As I search, I’m just going to add some of the tools and tips that I find useful, with maybe a little commentary as I go. This post is mainly for my own benefit, as I intend to put together some specific training for staff around writing for the web, social media sites, and other promotional materials. If, however, you find it useful, or you have other tips and tools you’d like to share, please add links and suggestions in the comments. Here goes!
The first tool I found was a nice little video sharing six simple tips to help ensure your text is easily navigated and read. Thanks to the folks at Transcend.
I also found this great little tool, currently displaying in beta, that allows you to paste your current text in, and it runs a programme that checks readability against several well-known measuring tools. The attached image shows the results for a body of text I copied from another library’s documentation. That library’s website includes a statement indicating that their writing standards aim for plain language and better readability. In comparison to the scores shown when I dumped our current documentation into the programme and ran the test, the scores were significantly different – and the score we need to aim for ain’t higher! Thanks to Writeclearly.org
This document explains some of the reading tests, how they measure readability, and what the test scores indicate.

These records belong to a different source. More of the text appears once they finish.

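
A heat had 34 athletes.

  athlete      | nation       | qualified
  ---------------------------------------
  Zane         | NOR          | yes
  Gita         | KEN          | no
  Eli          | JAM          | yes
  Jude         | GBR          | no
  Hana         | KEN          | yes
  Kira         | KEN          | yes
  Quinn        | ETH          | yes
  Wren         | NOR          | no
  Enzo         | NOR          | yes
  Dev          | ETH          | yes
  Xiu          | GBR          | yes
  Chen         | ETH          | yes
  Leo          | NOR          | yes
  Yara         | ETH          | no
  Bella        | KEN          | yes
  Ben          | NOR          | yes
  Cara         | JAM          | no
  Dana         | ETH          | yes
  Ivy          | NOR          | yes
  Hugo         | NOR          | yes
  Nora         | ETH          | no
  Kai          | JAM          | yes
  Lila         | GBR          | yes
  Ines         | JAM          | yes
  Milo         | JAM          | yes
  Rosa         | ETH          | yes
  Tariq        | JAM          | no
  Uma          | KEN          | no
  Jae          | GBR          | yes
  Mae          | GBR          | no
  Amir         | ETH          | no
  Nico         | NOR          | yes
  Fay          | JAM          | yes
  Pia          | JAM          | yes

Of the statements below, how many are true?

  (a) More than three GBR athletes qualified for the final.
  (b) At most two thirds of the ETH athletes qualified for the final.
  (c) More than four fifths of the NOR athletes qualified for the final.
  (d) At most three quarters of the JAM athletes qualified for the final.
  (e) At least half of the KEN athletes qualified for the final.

4

(a) GBR: |A| = 5, |A ∩ B| = 3; needs |A ∩ B| > 3 — false.
(b) ETH: |A| = 8, |A ∩ B| = 5; needs |A ∩ B| / |A| ≤ 2/3 — true.
(c) NOR: |A| = 8, |A ∩ B| = 7; needs |A ∩ B| / |A| > 4/5 — true.
(d) JAM: |A| = 8, |A ∩ B| = 6; needs |A ∩ B| / |A| ≤ 3/4 — true.
(e) KEN: |A| = 5, |A ∩ B| = 3; needs |A ∩ B| ≥ |A ∖ B| — true.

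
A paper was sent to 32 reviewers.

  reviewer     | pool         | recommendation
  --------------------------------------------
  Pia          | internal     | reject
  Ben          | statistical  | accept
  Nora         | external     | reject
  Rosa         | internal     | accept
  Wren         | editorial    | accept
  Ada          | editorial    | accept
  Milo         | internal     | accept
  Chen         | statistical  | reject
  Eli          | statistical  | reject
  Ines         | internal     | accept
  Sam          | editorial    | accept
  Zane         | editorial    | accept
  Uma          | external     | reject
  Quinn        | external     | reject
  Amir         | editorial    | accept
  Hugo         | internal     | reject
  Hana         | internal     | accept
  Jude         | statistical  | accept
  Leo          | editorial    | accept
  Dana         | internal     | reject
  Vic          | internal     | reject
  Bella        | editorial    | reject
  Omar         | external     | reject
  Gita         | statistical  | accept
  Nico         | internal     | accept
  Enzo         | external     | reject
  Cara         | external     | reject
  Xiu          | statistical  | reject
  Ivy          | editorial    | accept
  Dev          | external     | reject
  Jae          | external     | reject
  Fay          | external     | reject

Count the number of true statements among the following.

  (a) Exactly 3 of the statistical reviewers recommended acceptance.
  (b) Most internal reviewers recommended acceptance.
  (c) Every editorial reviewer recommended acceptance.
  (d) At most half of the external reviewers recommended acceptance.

(a) statistical: |A| = 6, |A ∩ B| = 3; needs |A ∩ B| = 3 — true.
(b) internal: |A| = 9, |A ∩ B| = 5; needs |A ∩ B| > |A ∖ B| — true.
(c) editorial: |A| = 8, |A ∩ B| = 7; needs A ⊆ B, i.e. every element of A is in B (|A ∖ B| = 0) — false.
(d) external: |A| = 9, |A ∩ B| = 0; needs |A ∩ B| ≤ |A ∖ B| — true.

3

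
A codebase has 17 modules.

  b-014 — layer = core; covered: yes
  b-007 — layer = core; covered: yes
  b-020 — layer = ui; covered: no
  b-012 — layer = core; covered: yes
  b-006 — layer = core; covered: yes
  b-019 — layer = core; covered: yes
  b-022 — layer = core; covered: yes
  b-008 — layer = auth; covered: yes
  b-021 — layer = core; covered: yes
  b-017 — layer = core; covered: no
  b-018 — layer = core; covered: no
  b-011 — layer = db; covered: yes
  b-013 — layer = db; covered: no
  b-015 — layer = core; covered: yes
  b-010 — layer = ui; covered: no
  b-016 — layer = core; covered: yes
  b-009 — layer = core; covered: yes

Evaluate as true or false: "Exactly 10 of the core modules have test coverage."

True

'Exactly 10 of the core modules have test coverage' holds iff |A ∩ B| = 10.
A (the restrictor) = {b-014, b-007, b-012, b-006, b-019, b-022, b-021, b-017, b-018, b-015, b-016, b-009}, |A| = 12.
A ∩ B = {b-014, b-007, b-012, b-006, b-019, b-022, b-021, b-015, b-016, b-009}, so |A ∩ B| = 10.
|A ∩ B| = 10, so the statement is true.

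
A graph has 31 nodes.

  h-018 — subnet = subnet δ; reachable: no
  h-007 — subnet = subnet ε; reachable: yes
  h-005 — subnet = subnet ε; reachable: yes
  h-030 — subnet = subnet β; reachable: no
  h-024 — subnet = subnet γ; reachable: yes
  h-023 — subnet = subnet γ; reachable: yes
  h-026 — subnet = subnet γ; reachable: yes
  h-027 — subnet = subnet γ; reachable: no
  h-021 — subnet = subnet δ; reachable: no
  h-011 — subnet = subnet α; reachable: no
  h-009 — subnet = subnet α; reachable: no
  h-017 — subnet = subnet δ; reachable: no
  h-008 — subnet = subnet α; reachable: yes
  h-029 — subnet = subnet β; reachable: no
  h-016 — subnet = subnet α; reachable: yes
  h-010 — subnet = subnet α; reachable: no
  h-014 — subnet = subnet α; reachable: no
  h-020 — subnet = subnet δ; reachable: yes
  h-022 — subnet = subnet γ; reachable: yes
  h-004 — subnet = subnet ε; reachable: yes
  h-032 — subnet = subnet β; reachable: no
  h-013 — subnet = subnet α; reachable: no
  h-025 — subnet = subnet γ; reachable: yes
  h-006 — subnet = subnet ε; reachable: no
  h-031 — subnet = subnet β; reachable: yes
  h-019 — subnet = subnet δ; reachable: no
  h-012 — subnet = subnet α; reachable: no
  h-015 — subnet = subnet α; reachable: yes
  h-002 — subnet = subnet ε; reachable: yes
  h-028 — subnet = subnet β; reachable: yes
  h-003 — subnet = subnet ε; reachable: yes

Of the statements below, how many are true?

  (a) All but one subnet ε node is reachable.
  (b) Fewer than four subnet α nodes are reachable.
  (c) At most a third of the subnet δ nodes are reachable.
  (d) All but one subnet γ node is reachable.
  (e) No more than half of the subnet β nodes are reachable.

(a) subnet ε: |A| = 6, |A ∩ B| = 5; needs |A ∖ B| = 1 — true.
(b) subnet α: |A| = 9, |A ∩ B| = 3; needs |A ∩ B| < 4 — true.
(c) subnet δ: |A| = 5, |A ∩ B| = 1; needs |A ∩ B| / |A| ≤ 1/3 — true.
(d) subnet γ: |A| = 6, |A ∩ B| = 5; needs |A ∖ B| = 1 — true.
(e) subnet β: |A| = 5, |A ∩ B| = 2; needs |A ∩ B| ≤ |A ∖ B| — true.

5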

Just one of many excellent posts on Copyblogger, this one has specific tips that aim to increase your chances of having your content read. In full. Now wouldn’t that be nice? If this topic does interest you, skip on over and read some of their stuff. You might even want to thank Copyblogger by becoming a constant reader, like me. Subscribe to their blog here. And no, I don’t need to declare a vested interest. Just fanship!
I’ll push the publish button now. It’s time to get out of the analysis paralysis, and do as R. David Lankes suggests. Just do it.